> On Dec 12, 2016, at 12:12 PM, Charles Srstka via swift-evolution
> <[email protected]> wrote:
>
> I’ve been trying to figure out the rationale for why the code below behaves
> the way it does for some time:
>
> import Foundation
>
> class C: NSObject {
> dynamic var foo: Int { return 5 }
> dynamic func bar() -> Int { return 6 }
> }
>
> struct S {}
>
> let c = C()
> let s = S()
>
> print(c is AnyObject) // warning: 'is' test is always true
> print(s is AnyObject) // warning: 'is' test is always true (?!)
>
> print(c as AnyObject) // <Project.C: 0x0123456789012345>
> print(s as AnyObject) // Project.S()
>
> print(c as? AnyObject) // warning: conditional cast from 'C' to 'AnyObject'
> always succeeds
> print(s as? AnyObject) // warning: conditional cast from 'S' to 'AnyObject'
> always succeeds
>
> print(c as AnyObject? as Any) // Optional(<Project.C: 0x0123456789012345>)
> print(s as AnyObject? as Any) // Optional(Project.S())
>
> print((c as AnyObject?)?.foo as Any) // Optional(5)
> print((s as AnyObject?)?.foo as Any) // nil
> print((c as AnyObject?)?.bar() as Any) // Optional(6)
> print((s as AnyObject?)?.bar() as Any) // crash! -[_SwiftValue bar]:
> unrecognized selector sent to instance 0x5432109876543210
>
> So what we have is:
>
> 1. Any type you have will always claim it’s a class type, every time, even if
> it’s actually a non-bridgeable value type.
>
> 2. Conditional casting will also succeed, even if you use it on a
> non-bridgeable value type.
>
> 3. Non-conditional casting works too, despite that the underlying type might
> be a non-bridgeable value type.
>
> 4. Bridging to an optional will *also* always give you a value, even if
> what’s underneath is a non-bridgeable value type.
>
> 5. Trying to call a property on an optional from #4 will, surprisingly, work
> as you’d expect. The class type that implements the property returns the
> property, the value type returns nil.
>
> 6. Trying to call a method on an optional from #4 will crash.
>
> This raises a few questions:
>
> 1. Why in the blazes is it implemented like this? Why not only allow
> conditional casting to AnyObject, which would only succeed if the type either
> actually was an object or could actually be bridged to an object? Why make
> the cast guaranteed, even when in actuality it’s not?
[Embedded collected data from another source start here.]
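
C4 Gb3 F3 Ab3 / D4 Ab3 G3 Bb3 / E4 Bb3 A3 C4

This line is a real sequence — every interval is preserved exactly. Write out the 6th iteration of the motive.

Unit = 4 notes; the statements start on C4, D4, E4, moving up a 2nd each time.
Extending up a 2nd: F#4 → G#4 → A#4.
From A#4 the exact shape gives A#4 E4 D#4 F#4.

A#4 E4 D#4 F#4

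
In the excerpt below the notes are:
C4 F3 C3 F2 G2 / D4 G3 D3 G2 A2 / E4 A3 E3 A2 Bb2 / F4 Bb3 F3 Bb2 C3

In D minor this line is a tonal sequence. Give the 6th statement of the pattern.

The 5-note cells begin on C4, D4, E4, F4 — each up a 2nd from the last.
Extending up a 2nd: G4 → A4.
Statement 6 starts on A4 and keeps the same diatonic contour: A4 D4 A3 D3 E3.

A4 D4 A3 D3 E3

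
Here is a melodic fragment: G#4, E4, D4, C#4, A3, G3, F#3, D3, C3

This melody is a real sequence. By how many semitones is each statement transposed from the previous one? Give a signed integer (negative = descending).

-7

Unit = 3 notes; the statements start on G#4, C#4, F#3, moving down a 5th each time.
G#4→C#4 is 61 − 68 = -7 semitones.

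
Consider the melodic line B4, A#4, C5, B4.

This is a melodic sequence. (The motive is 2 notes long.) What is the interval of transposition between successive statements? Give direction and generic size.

up a 2nd

Unit = 2 notes; the statements start on B4, C5, moving up a 2nd each time.
From B4 to C5: up a 2nd.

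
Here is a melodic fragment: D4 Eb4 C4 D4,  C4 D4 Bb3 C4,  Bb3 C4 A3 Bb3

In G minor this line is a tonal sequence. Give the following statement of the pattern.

A3 Bb3 G3 A3

With a 4-note motive the entries are D4, C4, Bb3, each down a 2nd from the previous.
From A3 the diatonic shape gives A3 Bb3 G3 A3.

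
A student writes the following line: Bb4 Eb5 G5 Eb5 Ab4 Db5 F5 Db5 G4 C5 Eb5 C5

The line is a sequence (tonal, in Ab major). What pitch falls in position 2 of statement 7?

Grouping in 4s, the 2nd note of each cell is Eb5, Db5, C5.
Each moves down a 2nd. Continuing: Bb4 → Ab4 → G4 → F4.

F4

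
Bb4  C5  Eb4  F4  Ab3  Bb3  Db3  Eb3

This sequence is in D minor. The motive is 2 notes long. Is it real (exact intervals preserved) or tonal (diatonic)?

Each cell has the same semitone pattern (2,) — intervals are preserved exactly.
And Eb4 lies outside D minor, so the sequence is real rather than tonal.

real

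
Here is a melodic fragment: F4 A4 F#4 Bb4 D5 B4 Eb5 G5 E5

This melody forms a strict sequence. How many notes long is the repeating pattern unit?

3

Try groups of 3 (3 cells in 9 notes):
F4 A4 F#4 | Bb4 D5 B4 | Eb5 G5 E5
Each cell is the previous one up a 4th — so the unit is 3 notes.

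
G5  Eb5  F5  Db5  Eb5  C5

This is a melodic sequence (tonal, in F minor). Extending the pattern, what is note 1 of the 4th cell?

Grouping in 2s, the 1st note of each cell is G5, F5, Eb5.
From Eb5, down a 2nd gives Db5.

Db5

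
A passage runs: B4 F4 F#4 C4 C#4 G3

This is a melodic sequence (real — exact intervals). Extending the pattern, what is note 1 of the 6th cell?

A#2

Grouping in 2s, the 1st note of each cell is B4, F#4, C#4.
Extending down a 4th: G#3 → D#3 → A#2.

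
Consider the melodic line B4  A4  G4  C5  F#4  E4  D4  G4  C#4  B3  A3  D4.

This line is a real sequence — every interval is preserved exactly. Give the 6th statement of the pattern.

A#2 G#2 F#2 B2

With a 4-note motive the entries are B4, F#4, C#4, each down a 4th from the previous.
Continuing the starts: G#3 → D#3 → A#2.
Statement 6 starts on A#2 and keeps the same exact contour: A#2 G#2 F#2 B2.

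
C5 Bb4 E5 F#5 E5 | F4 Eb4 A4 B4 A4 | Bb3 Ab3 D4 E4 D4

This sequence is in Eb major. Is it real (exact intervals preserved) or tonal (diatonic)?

real

Each cell has the same semitone pattern (-2, 6, 2, -2) — intervals are preserved exactly.
And E5 lies outside Eb major, so the sequence is real rather than tonal.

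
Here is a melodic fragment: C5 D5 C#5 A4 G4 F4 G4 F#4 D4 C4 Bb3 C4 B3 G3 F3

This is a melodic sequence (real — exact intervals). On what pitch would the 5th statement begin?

The 5-note cells begin on C5, F4, Bb3 — each down a 5th from the last.
Extending the heads down a 5th: Eb3 → Ab2.

Ab2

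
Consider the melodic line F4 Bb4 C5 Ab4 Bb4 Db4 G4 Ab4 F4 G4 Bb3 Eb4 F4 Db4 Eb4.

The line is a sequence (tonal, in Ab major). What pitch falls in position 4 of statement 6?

Eb3

With 5-note cells, note 4 of each statement runs Ab4, F4, Db4.
Extending down a 3rd: Bb3 → G3 → Eb3.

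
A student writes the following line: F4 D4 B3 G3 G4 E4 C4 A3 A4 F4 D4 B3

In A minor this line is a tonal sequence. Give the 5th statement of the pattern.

Unit = 4 notes; the statements start on F4, G4, A4, moving up a 2nd each time.
Carrying on: B4 → C5.
Statement 5 starts on C5 and keeps the same diatonic contour: C5 A4 F4 D4.

C5 A4 F4 D4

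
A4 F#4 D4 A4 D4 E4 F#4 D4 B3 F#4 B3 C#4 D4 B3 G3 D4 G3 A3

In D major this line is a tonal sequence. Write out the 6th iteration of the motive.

Taking 6-note groups, the heads are A4, F#4, D4: the pattern moves down a 3rd.
Carrying on: B3 → G3 → E3.
From E3 the diatonic shape gives E3 C#3 A2 E3 A2 B2.

E3 C#3 A2 E3 A2 B2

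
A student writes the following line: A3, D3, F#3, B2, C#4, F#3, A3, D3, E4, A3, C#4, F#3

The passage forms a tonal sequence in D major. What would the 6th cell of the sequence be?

Taking 4-note groups, the heads are A3, C#4, E4: the pattern moves up a 3rd.
Continuing the starts: G4 → B4 → D5.
Statement 6 starts on D5 and keeps the same diatonic contour: D5 G4 B4 E4.

D5 G4 B4 E4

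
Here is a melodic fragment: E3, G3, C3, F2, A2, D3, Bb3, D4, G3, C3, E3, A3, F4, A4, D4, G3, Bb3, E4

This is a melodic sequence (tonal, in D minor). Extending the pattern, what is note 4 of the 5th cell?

With 6-note cells, note 4 of each statement runs F2, C3, G3.
Each moves up a 5th. Continuing: D4 → A4.

A4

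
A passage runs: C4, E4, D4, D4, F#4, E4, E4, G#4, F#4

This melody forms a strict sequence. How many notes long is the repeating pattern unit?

There are 9 notes; a 3-note unit gives 3 cells:
C4 E4 D4 | D4 F#4 E4 | E4 G#4 F#4
Every group is a transposition up a 2nd of the one before; no shorter unit works.

3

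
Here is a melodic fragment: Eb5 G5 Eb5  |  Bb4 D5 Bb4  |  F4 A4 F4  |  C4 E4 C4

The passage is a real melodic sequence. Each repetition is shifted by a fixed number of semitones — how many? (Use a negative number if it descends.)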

Everything *can* be bridged to an object as a result of SE-0116 ("id-as-Any"),
so there's no longer such a thing as a "non-bridgable value type". #6 is a bug,
since the AnyObject method lookup ought to produce `nil` if the ObjC method
isn't implemented on the object.
> 2. Why is there no obvious way to figure out whether something can actually
> be an object? The already kind of non-obvious “type(of: s) is AnyObject.Type”
> trick works to tell you if the thing is already a class, but not if something
> is bridgeable to a class; using it on a string, for example, returns false.
> And trying something like “type(of: s as AnyObject) is AnyObject.Type”
> returns true (?!), so that doesn’t work to detect bridgeable things.
What are you trying to do that requires you to know whether something is a
class or bridgable to a class (which, as mentioned above, includes everything)?